Reply to Objection 2: Since a man may be washed with water for several reasons, the purpose for which it is done must be expressed by the words of the form. And this is not done by saying: "In the name of the Father, and of the Son, and of the Holy Ghost"; because we are bound to do all things in that Name (Col. 3:17). Wherefore unless the act of baptizing be expressed, either as we do, or as the Greeks do, the sacrament is not valid; according to the decretal of Alexander III: "If anyone dip a child thrice in the water in the name of the Father, and of the Son, and of the Holy Ghost, Amen, without saying, I baptize thee in the name of the Father, and of the Son, and of the Holy Ghost, Amen, the child is not baptized."

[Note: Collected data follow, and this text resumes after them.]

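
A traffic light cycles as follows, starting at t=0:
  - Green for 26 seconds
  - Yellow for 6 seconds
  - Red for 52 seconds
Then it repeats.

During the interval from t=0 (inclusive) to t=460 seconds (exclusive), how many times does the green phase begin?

Answer: 6

Derivation:
Cycle = 26+6+52 = 84s
green phase starts at t = k*84 + 0 for k=0,1,2,...
Need k*84+0 < 460 → k < 5.476
k ∈ {0, ..., 5} → 6 starts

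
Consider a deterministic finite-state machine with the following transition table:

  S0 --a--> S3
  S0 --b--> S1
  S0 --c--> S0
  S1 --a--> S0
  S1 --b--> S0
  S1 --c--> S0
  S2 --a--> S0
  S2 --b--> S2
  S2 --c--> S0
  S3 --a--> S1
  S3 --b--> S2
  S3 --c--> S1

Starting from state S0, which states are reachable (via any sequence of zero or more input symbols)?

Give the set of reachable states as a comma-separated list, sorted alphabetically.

BFS from S0:
  visit S0: S0--a-->S3 (new), S0--b-->S1 (new), S0--c-->S0 (seen)
  visit S3: S3--a-->S1 (seen), S3--b-->S2 (new), S3--c-->S1 (seen)
  visit S1: S1--a-->S0 (seen), S1--b-->S0 (seen), S1--c-->S0 (seen)
  visit S2: S2--a-->S0 (seen), S2--b-->S2 (seen), S2--c-->S0 (seen)

Answer: S0, S1, S2, S3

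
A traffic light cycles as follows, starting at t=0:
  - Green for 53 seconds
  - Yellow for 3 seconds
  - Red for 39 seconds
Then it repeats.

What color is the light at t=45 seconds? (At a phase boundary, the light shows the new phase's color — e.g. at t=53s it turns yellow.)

Answer: green

Derivation:
Cycle length = 53 + 3 + 39 = 95s
t = 45, phase_t = 45 mod 95 = 45
45 < 53 (green end) → GREEN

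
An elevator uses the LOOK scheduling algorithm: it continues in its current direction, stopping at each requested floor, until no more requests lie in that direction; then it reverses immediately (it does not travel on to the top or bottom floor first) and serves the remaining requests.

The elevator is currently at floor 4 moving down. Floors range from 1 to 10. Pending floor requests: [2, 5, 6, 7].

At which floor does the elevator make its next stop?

Answer: 2

Derivation:
Current floor: 4, direction: down
Requests above: [5, 6, 7]
Requests below: [2]
Moving down and requests lie below → nearest below is max([2]) = 2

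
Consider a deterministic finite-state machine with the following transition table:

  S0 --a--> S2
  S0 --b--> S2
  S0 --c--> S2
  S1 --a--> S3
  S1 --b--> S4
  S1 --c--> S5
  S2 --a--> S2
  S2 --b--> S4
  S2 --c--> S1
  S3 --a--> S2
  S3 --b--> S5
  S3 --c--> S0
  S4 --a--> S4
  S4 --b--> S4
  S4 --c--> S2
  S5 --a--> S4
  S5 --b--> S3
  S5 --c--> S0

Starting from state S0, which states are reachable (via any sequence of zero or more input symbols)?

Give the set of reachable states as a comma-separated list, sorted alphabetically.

Answer: S0, S1, S2, S3, S4, S5

Derivation:
BFS from S0:
  visit S0: S0--a-->S2 (new), S0--b-->S2 (seen), S0--c-->S2 (seen)
  visit S2: S2--a-->S2 (seen), S2--b-->S4 (new), S2--c-->S1 (new)
  visit S4: S4--a-->S4 (seen), S4--b-->S4 (seen), S4--c-->S2 (seen)
  visit S1: S1--a-->S3 (new), S1--b-->S4 (seen), S1--c-->S5 (new)
  visit S3: S3--a-->S2 (seen), S3--b-->S5 (seen), S3--c-->S0 (seen)
  visit S5: S5--a-->S4 (seen), S5--b-->S3 (seen), S5--c-->S0 (seen)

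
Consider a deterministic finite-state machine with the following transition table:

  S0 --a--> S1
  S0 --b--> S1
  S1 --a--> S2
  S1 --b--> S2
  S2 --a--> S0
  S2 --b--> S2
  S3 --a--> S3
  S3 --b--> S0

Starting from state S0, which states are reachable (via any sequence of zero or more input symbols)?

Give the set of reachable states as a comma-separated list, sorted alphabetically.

BFS from S0:
  visit S0: S0--a-->S1 (new), S0--b-->S1 (seen)
  visit S1: S1--a-->S2 (new), S1--b-->S2 (seen)
  visit S2: S2--a-->S0 (seen), S2--b-->S2 (seen)

Answer: S0, S1, S2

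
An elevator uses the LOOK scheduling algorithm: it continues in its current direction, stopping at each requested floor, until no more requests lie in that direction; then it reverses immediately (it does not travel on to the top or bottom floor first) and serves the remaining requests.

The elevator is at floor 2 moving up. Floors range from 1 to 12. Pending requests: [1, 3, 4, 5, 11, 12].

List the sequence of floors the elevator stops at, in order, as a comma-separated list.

Answer: 3, 4, 5, 11, 12, 1

Derivation:
Current: 2, moving UP
Serve above first (ascending): [3, 4, 5, 11, 12]
Then reverse, serve below (descending): [1]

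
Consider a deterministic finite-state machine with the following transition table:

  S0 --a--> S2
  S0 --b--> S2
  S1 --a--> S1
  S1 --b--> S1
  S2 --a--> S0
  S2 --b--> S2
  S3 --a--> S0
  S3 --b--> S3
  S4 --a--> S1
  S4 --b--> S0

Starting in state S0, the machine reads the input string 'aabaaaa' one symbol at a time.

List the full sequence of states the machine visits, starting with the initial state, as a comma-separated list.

Answer: S0, S2, S0, S2, S0, S2, S0, S2

Derivation:
Start: S0
  read 'a': S0 --a--> S2
  read 'a': S2 --a--> S0
  read 'b': S0 --b--> S2
  read 'a': S2 --a--> S0
  read 'a': S0 --a--> S2
  read 'a': S2 --a--> S0
  read 'a': S0 --a--> S2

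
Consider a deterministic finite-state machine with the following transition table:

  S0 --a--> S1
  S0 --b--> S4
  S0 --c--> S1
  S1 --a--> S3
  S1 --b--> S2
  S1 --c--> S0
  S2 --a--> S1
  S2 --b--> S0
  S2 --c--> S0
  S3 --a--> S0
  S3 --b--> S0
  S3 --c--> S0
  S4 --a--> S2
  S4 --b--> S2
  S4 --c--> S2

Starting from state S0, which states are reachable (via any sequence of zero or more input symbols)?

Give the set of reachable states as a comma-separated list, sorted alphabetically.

Answer: S0, S1, S2, S3, S4

Derivation:
BFS from S0:
  visit S0: S0--a-->S1 (new), S0--b-->S4 (new), S0--c-->S1 (seen)
  visit S1: S1--a-->S3 (new), S1--b-->S2 (new), S1--c-->S0 (seen)
  visit S4: S4--a-->S2 (seen), S4--b-->S2 (seen), S4--c-->S2 (seen)
  visit S3: S3--a-->S0 (seen), S3--b-->S0 (seen), S3--c-->S0 (seen)
  visit S2: S2--a-->S1 (seen), S2--b-->S0 (seen), S2--c-->S0 (seen)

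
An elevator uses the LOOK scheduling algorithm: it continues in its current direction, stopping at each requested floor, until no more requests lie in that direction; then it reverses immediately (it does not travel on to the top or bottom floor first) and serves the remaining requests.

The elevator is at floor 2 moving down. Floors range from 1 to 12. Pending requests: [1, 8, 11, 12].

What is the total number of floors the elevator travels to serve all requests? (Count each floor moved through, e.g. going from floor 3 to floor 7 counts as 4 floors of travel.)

Answer: 12

Derivation:
Start at floor 2 moving down, LOOK stop order: [1, 8, 11, 12]
  2 → 1: |1-2| = 1, total = 1
  1 → 8: |8-1| = 7, total = 8
  8 → 11: |11-8| = 3, total = 11
  11 → 12: |12-11| = 1, total = 12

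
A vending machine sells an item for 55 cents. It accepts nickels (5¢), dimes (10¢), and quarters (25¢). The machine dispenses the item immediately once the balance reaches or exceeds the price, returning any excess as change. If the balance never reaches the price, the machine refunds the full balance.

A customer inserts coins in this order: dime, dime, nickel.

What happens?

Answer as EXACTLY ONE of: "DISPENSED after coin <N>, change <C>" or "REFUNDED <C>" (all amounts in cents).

Answer: REFUNDED 25

Derivation:
Price: 55¢
Coin 1 (dime, 10¢): balance = 10¢
Coin 2 (dime, 10¢): balance = 20¢
Coin 3 (nickel, 5¢): balance = 25¢
All coins inserted, balance 25¢ < price 55¢ → REFUND 25¢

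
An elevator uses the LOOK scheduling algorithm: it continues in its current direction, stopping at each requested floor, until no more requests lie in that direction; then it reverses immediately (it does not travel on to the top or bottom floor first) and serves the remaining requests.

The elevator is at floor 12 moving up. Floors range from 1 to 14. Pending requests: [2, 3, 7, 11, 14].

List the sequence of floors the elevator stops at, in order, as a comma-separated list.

Answer: 14, 11, 7, 3, 2

Derivation:
Current: 12, moving UP
Serve above first (ascending): [14]
Then reverse, serve below (descending): [11, 7, 3, 2]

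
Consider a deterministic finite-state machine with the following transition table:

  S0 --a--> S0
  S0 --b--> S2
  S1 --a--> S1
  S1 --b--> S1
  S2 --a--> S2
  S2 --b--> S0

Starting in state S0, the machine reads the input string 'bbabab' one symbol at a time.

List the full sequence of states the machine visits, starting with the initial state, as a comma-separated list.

Answer: S0, S2, S0, S0, S2, S2, S0

Derivation:
Start: S0
  read 'b': S0 --b--> S2
  read 'b': S2 --b--> S0
  read 'a': S0 --a--> S0
  read 'b': S0 --b--> S2
  read 'a': S2 --a--> S2
  read 'b': S2 --b--> S0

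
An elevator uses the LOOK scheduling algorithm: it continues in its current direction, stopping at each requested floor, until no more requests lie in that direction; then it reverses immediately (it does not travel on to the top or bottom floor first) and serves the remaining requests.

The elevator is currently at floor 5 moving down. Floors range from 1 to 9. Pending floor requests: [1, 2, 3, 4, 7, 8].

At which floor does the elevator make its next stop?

Answer: 4

Derivation:
Current floor: 5, direction: down
Requests above: [7, 8]
Requests below: [1, 2, 3, 4]
Moving down and requests lie below → nearest below is max([1, 2, 3, 4]) = 4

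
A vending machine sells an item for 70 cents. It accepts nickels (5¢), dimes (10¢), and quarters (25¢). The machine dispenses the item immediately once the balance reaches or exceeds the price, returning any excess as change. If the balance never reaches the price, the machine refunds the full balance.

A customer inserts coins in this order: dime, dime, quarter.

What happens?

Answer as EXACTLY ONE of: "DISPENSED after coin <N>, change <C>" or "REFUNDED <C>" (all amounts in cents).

Answer: REFUNDED 45

Derivation:
Price: 70¢
Coin 1 (dime, 10¢): balance = 10¢
Coin 2 (dime, 10¢): balance = 20¢
Coin 3 (quarter, 25¢): balance = 45¢
All coins inserted, balance 45¢ < price 70¢ → REFUND 45¢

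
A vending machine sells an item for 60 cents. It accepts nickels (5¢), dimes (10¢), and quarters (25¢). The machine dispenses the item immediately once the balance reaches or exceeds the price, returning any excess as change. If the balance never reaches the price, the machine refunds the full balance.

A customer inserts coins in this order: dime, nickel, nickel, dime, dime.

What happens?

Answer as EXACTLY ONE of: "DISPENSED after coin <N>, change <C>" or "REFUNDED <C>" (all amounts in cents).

Price: 60¢
Coin 1 (dime, 10¢): balance = 10¢
Coin 2 (nickel, 5¢): balance = 15¢
Coin 3 (nickel, 5¢): balance = 20¢
Coin 4 (dime, 10¢): balance = 30¢
Coin 5 (dime, 10¢): balance = 40¢
All coins inserted, balance 40¢ < price 60¢ → REFUND 40¢

Answer: REFUNDED 40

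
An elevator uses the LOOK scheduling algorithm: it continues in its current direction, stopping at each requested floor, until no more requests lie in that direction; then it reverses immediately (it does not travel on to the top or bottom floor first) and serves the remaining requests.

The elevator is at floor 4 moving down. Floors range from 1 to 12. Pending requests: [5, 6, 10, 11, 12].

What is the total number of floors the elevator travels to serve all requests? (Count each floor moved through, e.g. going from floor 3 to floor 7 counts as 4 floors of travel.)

Start at floor 4 moving down, LOOK stop order: [5, 6, 10, 11, 12]
  4 → 5: |5-4| = 1, total = 1
  5 → 6: |6-5| = 1, total = 2
  6 → 10: |10-6| = 4, total = 6
  10 → 11: |11-10| = 1, total = 7
  11 → 12: |12-11| = 1, total = 8

Answer: 8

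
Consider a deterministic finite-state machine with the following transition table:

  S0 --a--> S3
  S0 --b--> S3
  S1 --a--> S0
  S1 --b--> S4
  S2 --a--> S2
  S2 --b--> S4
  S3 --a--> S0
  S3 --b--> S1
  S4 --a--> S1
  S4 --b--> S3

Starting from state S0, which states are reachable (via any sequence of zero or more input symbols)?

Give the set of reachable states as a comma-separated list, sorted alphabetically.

Answer: S0, S1, S3, S4

Derivation:
BFS from S0:
  visit S0: S0--a-->S3 (new), S0--b-->S3 (seen)
  visit S3: S3--a-->S0 (seen), S3--b-->S1 (new)
  visit S1: S1--a-->S0 (seen), S1--b-->S4 (new)
  visit S4: S4--a-->S1 (seen), S4--b-->S3 (seen)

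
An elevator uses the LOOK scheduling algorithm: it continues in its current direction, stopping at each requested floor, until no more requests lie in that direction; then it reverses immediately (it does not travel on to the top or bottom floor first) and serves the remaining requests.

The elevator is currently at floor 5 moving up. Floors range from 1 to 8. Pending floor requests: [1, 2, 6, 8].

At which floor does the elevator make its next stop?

Current floor: 5, direction: up
Requests above: [6, 8]
Requests below: [1, 2]
Moving up and requests lie above → nearest above is min([6, 8]) = 6

Answer: 6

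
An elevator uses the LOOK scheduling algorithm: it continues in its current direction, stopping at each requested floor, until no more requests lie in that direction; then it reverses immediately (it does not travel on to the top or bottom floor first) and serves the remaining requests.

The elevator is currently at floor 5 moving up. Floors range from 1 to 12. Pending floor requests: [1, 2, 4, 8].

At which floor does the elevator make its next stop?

Current floor: 5, direction: up
Requests above: [8]
Requests below: [1, 2, 4]
Moving up and requests lie above → nearest above is min([8]) = 8

Answer: 8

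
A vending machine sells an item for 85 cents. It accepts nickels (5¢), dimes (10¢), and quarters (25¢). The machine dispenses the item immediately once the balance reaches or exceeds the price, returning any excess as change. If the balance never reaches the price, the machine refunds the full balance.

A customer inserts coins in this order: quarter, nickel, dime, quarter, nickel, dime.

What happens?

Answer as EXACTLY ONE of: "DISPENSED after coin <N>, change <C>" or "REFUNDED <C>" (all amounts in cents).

Price: 85¢
Coin 1 (quarter, 25¢): balance = 25¢
Coin 2 (nickel, 5¢): balance = 30¢
Coin 3 (dime, 10¢): balance = 40¢
Coin 4 (quarter, 25¢): balance = 65¢
Coin 5 (nickel, 5¢): balance = 70¢
Coin 6 (dime, 10¢): balance = 80¢
All coins inserted, balance 80¢ < price 85¢ → REFUND 80¢

Answer: REFUNDED 80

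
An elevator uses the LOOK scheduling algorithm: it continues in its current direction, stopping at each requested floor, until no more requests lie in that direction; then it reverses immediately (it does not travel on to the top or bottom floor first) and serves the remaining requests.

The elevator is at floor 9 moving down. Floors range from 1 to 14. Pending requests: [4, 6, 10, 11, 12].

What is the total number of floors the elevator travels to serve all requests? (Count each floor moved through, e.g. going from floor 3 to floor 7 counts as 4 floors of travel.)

Answer: 13

Derivation:
Start at floor 9 moving down, LOOK stop order: [6, 4, 10, 11, 12]
  9 → 6: |6-9| = 3, total = 3
  6 → 4: |4-6| = 2, total = 5
  4 → 10: |10-4| = 6, total = 11
  10 → 11: |11-10| = 1, total = 12
  11 → 12: |12-11| = 1, total = 13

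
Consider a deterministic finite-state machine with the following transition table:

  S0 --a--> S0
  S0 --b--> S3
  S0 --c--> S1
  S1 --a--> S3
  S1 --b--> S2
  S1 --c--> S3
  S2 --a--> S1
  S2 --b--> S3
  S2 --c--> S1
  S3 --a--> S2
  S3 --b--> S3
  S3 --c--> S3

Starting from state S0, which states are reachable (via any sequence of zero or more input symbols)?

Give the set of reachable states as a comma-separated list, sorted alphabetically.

Answer: S0, S1, S2, S3

Derivation:
BFS from S0:
  visit S0: S0--a-->S0 (seen), S0--b-->S3 (new), S0--c-->S1 (new)
  visit S3: S3--a-->S2 (new), S3--b-->S3 (seen), S3--c-->S3 (seen)
  visit S1: S1--a-->S3 (seen), S1--b-->S2 (seen), S1--c-->S3 (seen)
  visit S2: S2--a-->S1 (seen), S2--b-->S3 (seen), S2--c-->S1 (seen)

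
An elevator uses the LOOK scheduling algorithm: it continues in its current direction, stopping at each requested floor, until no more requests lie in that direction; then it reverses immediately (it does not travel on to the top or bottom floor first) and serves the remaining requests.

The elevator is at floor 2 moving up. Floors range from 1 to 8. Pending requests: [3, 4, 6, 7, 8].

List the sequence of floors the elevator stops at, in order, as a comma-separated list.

Answer: 3, 4, 6, 7, 8

Derivation:
Current: 2, moving UP
Serve above first (ascending): [3, 4, 6, 7, 8]
Then reverse, serve below (descending): []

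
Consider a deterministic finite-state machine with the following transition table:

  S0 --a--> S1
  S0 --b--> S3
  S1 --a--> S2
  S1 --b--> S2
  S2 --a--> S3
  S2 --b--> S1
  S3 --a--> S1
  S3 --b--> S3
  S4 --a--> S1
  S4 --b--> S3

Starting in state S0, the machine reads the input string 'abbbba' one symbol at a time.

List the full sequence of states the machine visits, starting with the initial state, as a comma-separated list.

Answer: S0, S1, S2, S1, S2, S1, S2

Derivation:
Start: S0
  read 'a': S0 --a--> S1
  read 'b': S1 --b--> S2
  read 'b': S2 --b--> S1
  read 'b': S1 --b--> S2
  read 'b': S2 --b--> S1
  read 'a': S1 --a--> S2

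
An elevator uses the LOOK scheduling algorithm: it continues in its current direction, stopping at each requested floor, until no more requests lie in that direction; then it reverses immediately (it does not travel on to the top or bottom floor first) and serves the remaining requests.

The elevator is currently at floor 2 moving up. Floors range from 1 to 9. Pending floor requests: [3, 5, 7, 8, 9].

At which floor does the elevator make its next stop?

Answer: 3

Derivation:
Current floor: 2, direction: up
Requests above: [3, 5, 7, 8, 9]
Requests below: []
Moving up and requests lie above → nearest above is min([3, 5, 7, 8, 9]) = 3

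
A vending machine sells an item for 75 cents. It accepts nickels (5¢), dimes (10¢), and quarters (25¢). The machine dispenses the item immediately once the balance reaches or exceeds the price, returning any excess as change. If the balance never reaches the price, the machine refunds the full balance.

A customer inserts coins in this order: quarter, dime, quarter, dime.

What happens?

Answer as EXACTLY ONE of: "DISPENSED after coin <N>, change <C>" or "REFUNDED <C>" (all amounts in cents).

Price: 75¢
Coin 1 (quarter, 25¢): balance = 25¢
Coin 2 (dime, 10¢): balance = 35¢
Coin 3 (quarter, 25¢): balance = 60¢
Coin 4 (dime, 10¢): balance = 70¢
All coins inserted, balance 70¢ < price 75¢ → REFUND 70¢

Answer: REFUNDED 70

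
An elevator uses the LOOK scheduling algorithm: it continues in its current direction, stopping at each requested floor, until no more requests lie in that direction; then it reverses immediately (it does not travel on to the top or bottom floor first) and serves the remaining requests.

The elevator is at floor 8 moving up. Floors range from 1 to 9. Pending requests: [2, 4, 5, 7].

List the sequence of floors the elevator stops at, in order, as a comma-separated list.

Answer: 7, 5, 4, 2

Derivation:
Current: 8, moving UP
Serve above first (ascending): []
Then reverse, serve below (descending): [7, 5, 4, 2]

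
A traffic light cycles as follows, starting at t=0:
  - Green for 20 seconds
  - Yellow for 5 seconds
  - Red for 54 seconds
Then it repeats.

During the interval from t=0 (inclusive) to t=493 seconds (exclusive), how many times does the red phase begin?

Cycle = 20+5+54 = 79s
red phase starts at t = k*79 + 25 for k=0,1,2,...
Need k*79+25 < 493 → k < 5.924
k ∈ {0, ..., 5} → 6 starts

Answer: 6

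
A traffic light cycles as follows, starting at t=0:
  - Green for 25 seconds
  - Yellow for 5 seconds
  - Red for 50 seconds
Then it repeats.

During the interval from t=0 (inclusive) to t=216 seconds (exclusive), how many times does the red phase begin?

Answer: 3

Derivation:
Cycle = 25+5+50 = 80s
red phase starts at t = k*80 + 30 for k=0,1,2,...
Need k*80+30 < 216 → k < 2.325
k ∈ {0, ..., 2} → 3 starts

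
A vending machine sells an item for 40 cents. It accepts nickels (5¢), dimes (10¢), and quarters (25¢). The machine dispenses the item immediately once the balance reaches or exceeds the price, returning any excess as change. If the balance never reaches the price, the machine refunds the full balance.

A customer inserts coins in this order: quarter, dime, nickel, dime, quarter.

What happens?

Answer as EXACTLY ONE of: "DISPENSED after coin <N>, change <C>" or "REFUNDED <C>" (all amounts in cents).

Answer: DISPENSED after coin 3, change 0

Derivation:
Price: 40¢
Coin 1 (quarter, 25¢): balance = 25¢
Coin 2 (dime, 10¢): balance = 35¢
Coin 3 (nickel, 5¢): balance = 40¢
  → balance >= price → DISPENSE, change = 40 - 40 = 0¢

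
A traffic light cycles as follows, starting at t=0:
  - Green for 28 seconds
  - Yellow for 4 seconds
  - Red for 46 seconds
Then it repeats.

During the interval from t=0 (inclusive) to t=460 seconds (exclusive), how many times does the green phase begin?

Cycle = 28+4+46 = 78s
green phase starts at t = k*78 + 0 for k=0,1,2,...
Need k*78+0 < 460 → k < 5.897
k ∈ {0, ..., 5} → 6 starts

Answer: 6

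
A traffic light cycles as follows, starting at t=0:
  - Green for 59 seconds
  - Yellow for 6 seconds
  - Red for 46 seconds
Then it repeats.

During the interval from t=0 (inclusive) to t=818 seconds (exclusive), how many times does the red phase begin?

Answer: 7

Derivation:
Cycle = 59+6+46 = 111s
red phase starts at t = k*111 + 65 for k=0,1,2,...
Need k*111+65 < 818 → k < 6.784
k ∈ {0, ..., 6} → 7 starts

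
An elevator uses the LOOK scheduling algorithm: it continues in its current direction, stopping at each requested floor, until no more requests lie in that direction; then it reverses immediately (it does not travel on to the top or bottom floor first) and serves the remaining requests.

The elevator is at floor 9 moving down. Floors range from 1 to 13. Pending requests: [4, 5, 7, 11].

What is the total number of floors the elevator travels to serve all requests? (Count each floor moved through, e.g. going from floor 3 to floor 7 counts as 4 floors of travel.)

Start at floor 9 moving down, LOOK stop order: [7, 5, 4, 11]
  9 → 7: |7-9| = 2, total = 2
  7 → 5: |5-7| = 2, total = 4
  5 → 4: |4-5| = 1, total = 5
  4 → 11: |11-4| = 7, total = 12

Answer: 12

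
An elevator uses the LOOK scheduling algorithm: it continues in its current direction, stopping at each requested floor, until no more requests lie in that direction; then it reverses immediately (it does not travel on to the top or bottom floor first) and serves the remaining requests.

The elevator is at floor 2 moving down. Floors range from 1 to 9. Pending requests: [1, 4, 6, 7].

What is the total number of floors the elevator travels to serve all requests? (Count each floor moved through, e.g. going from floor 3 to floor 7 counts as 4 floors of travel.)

Answer: 7

Derivation:
Start at floor 2 moving down, LOOK stop order: [1, 4, 6, 7]
  2 → 1: |1-2| = 1, total = 1
  1 → 4: |4-1| = 3, total = 4
  4 → 6: |6-4| = 2, total = 6
  6 → 7: |7-6| = 1, total = 7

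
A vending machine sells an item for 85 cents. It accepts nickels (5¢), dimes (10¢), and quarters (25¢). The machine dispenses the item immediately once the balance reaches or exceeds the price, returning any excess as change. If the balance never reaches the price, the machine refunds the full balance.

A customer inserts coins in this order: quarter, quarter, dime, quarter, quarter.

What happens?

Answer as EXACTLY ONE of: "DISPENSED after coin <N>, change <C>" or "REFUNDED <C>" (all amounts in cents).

Price: 85¢
Coin 1 (quarter, 25¢): balance = 25¢
Coin 2 (quarter, 25¢): balance = 50¢
Coin 3 (dime, 10¢): balance = 60¢
Coin 4 (quarter, 25¢): balance = 85¢
  → balance >= price → DISPENSE, change = 85 - 85 = 0¢

Answer: DISPENSED after coin 4, change 0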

Reply to Objection 3: The words which are uttered in the sacramental forms, are said not merely for the purpose of signification, but also for the purpose of efficiency, inasmuch as they derive efficacy from that Word, by Whom "all things were made." Consequently they are becomingly addressed not only to men, but also to insensible creatures; for instance, when we say: "I exorcize thee, creature salt" (Roman Ritual).
Reply to Objection 4: Several cannot baptize one at the same time: because an action is multiplied according to the number of the agents, if it be done perfectly by each. So that if two were to combine, of whom one were mute, and unable to utter the words, and the other were without hands, and unable to perform the action, they could not both baptize at the same time, one saying the words and the other performing the action.
On the other hand, in a case of necessity, several could be baptized at the same time; for no single one of them would receive more than one baptism. But it would be necessary, in that case, to say: "I baptize ye." Nor would this be a change of form, because "ye" is the same as "thee and thee." Whereas "we" does not mean "I and I," but "I and thou"; so that this would be a change of form.
Likewise it would be a change of form to say, "I baptize myself": consequently no one can baptize himself. For this reason did Christ choose to be baptized by John (Extra, De Baptismo et ejus effectu, cap. Debitum).
Reply to Objection 5: Although Christ's Passion is the principal cause as compared to the minister, yet it is an instrumental cause as compared to the Blessed Trinity. For this reason the Trinity is mentioned rather than Christ's Passion.
Reply to Objection 6: Although there are three personal names of the three Persons, there is but one essential name. Now the Divine power which works in Baptism, pertains to the Essence; and therefore we say, "in the name," and not, "in the names."
Reply to Objection 7: Just as water is used in Baptism, because it is more commonly employed in washing, so for the purpose of designating the three Persons, in the form of Baptism, those names are chosen, which are generally used, in a particular language, to signify the Persons. Nor is the sacrament valid if conferred in any other names.